Their burial in Israel, therefore, may have reinforced the idea that Jews do not belong to France, but rather to Israel, and that their murders were a Jewish problem and not a French problem.  

This cannot be the message that we offer up to the world. We must insist that France claim French Jews as their own, as citizens of France, not only publicly and loudly, but also sincerely, just as we must mourn them as Jews.

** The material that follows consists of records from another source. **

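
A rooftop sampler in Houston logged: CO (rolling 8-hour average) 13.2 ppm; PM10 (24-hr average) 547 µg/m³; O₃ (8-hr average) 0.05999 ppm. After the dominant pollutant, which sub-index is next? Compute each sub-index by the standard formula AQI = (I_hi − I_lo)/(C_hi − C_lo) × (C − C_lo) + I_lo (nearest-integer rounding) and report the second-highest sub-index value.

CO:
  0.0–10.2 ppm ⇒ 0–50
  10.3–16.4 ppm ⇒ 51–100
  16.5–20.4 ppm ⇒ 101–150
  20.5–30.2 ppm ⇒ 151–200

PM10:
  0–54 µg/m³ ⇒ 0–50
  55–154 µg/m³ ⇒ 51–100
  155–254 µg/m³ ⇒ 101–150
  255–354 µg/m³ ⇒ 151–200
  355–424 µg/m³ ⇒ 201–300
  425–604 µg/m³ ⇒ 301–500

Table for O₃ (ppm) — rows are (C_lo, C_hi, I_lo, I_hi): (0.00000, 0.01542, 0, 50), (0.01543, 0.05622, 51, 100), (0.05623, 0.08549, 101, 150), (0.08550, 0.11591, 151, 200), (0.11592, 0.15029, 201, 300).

107

CO: 13.2 lies in 10.3–16.4, so I_lo=51, I_hi=100, C_lo=10.3, C_hi=16.4.
(100−51)/(16.4−10.3) × (13.2−10.3) + 51 = 49/6.1 × 2.9 + 51 ≈ 74.30 → 74.
PM10: 547 lies in 425–604, so I_lo=301, I_hi=500, C_lo=425, C_hi=604.
(500−301)/(604−425) × (547−425) + 301 = 199/179 × 122 + 301 ≈ 436.63 → 437.
O₃ 0.05999: bracket 0.05623–0.08549 → index 101–150; slope 49/0.02926, offset 0.00376.
AQI = 101 + 49/0.02926·0.00376 ≈ 107.30 ⇒ 107.
Sub-indices: CO→74, PM10→437, O₃→107. Ranked high→low: 437, 107, 74. Second-highest sub-index = 107.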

Comparisons to the 1930s are being offered now by those who understand neither the 1930s nor today. It is essential to remember that, in the 1930s, the attack against the Jews was government sponsored, by the most powerful people as well as by important interest groups native to their country. Today’s attacks are by disempowered people who impose their views through criminal acts of violence and intimidation. Meanwhile, the world powers, the leaders of Europe — Chancellor Angela Merkel of Germany, Prime Minister David Cameron of Great Britain, Hollande and Pope Francis among them — are condemning anti-Semitism loudly and clearly. One cannot compare the power of contemporary Jews and the reality of Israel with the abject powerlessness and statelessness of Jews in the 1930s. The refusal to equate today’s events with the Holocaust should not be license to minimize their importance, but rather to insist that we affirm how far we have come since then.

Walking home from synagogue in Los Angeles, I saw that my French neighbor displayed a sign, Je Suis Charlie, on his lawn, and I asked for a similar sign to place on mine. I would have felt better, much better, if my neighbor and his fellow countrymen all had exhibited two signs side by side: Je Suis Charlie, Je Suis Juif.

Only when both signs stand side by side — when the rights of French citizens are valued just as highly as the essential democratic right to free speech — only then will the situation of Jews in France truly change.